Not everyone is willing to give up on humanity so fast as Keen and other critics. Yochai Benkler, when asked if he still thought that “the practice of producing culture makes us all more sophisticated readers, viewers, and listeners, as well as more engaged makers”, an argument he makes in his book, The Wealth of Networks, had this to say:

“I think there’s a lot of anxiety about where quality comes from in distributed environments. At the same time—and this is understandable, we value great art, we value quality everything, we don’t want it to disappear. The question is: what is quality? and how much are we getting from the mass media culture that pervaded the 20th century? High production doesn’t mean quality. The best music didn’t necessarily make it commercial. Mass media doesn’t necessarily give us quality; it does give us passivity, and I think that’s unattractive. The thing we see today are cultural practices of review and annotation and recursion that we see everywhere (f. ex. on YouTube) do require a different mode of participation. A lot of it will be crap, and a lot of what comes out of mainstream media will be crap, as will a lot of what comes out of supposedly authorized art. Really great stuff is rare. It’s rare in organized systems, it’s rare in decntralized systems. Unless you think the system you’re coming from is really perfect at identifying, eliciting, and distributing high quality, then you really have to examine the relative merit of these two systems. It’s not at all clear to me that the new system is suppressive of quality. The declaration of quality comes from a set of exchanges as opposed to authorization by somebody who is supposedly an expert who says, “this is art and that is not art.”
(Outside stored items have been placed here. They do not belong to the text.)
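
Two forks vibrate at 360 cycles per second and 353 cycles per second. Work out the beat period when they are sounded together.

f_beat = |360 − 353| = 7 Hz.
Beat period T = 1 / f_beat = 1 / 7 s.

0.143 s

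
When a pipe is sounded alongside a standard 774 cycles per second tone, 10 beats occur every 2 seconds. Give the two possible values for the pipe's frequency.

Beat frequency = 10/2 = 5 Hz.
|f − 774| = 5, so f = 774 ± 5.

769 Hz or 779 Hz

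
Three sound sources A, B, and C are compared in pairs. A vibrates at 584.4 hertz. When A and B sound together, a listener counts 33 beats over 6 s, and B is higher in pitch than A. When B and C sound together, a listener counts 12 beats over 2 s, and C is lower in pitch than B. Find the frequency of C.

583.9 Hz

A–B: Beat frequency = 33/6 = 5.5 Hz.
B is above A, so f_B = 584.4 + 5.5 = 589.9 Hz.
B–C: Beat frequency = 12/2 = 6 Hz.
C is below B, so f_C = 589.9 − 6 = 583.9 Hz.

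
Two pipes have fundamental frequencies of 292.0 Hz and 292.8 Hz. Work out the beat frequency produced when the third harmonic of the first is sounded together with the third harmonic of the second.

Third harmonic of the first: 3·292.0 = 876.0 Hz.
Third harmonic of the second: 3·292.8 = 878.4 Hz.
f_beat = |876.0 − 878.4| = 2.4 Hz.

2.4 Hz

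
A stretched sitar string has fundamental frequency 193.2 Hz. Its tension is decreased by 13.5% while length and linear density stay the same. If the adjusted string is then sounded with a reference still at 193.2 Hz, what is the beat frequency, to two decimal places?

13.51 Hz

For a string, f ∝ √T, so the new frequency is 193.2·√0.865 = 179.6864 Hz.
f_beat = |179.6864 − 193.2| = 13.51 Hz.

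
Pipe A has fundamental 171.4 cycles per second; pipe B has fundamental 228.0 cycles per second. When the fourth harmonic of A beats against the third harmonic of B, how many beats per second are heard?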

What was it like during the Renaissance?

Sometimes, in my most optimistic moments, I wonder what it was like at the beginning of the Renaissance. Were there thousands of people in Florence writing, painting and sculpting and doing it poorly? Were they constantly flying by the seat of their pants, creating new media without having an established foundation upon which to build? Were there people who constantly excoriated them for doing something new…badly?

While Clay is right to consider Keen’s argument with fresh eyes, he has to agree that Keen is little more than a shock jock. Even if Keen’s got good points hidden in his book (I haven’t read it), it is still plain what he’s trying to do. He’s painting the world in black and white when there are millions of folks experimenting with color.

What isn’t clear is how much better off we’ll be with so many people learning how to write. Maybe we will have citizen journalists that deliver news faster and more comprehensive than before. Maybe we’ll have better technology analysts who are specialists in their field and not just good generalists from the big newspapers.

Or maybe, just maybe, we’ll have one or two Michelangelos surface who make everyone forget how much kerfuffle was made about the Cult of the Amateur.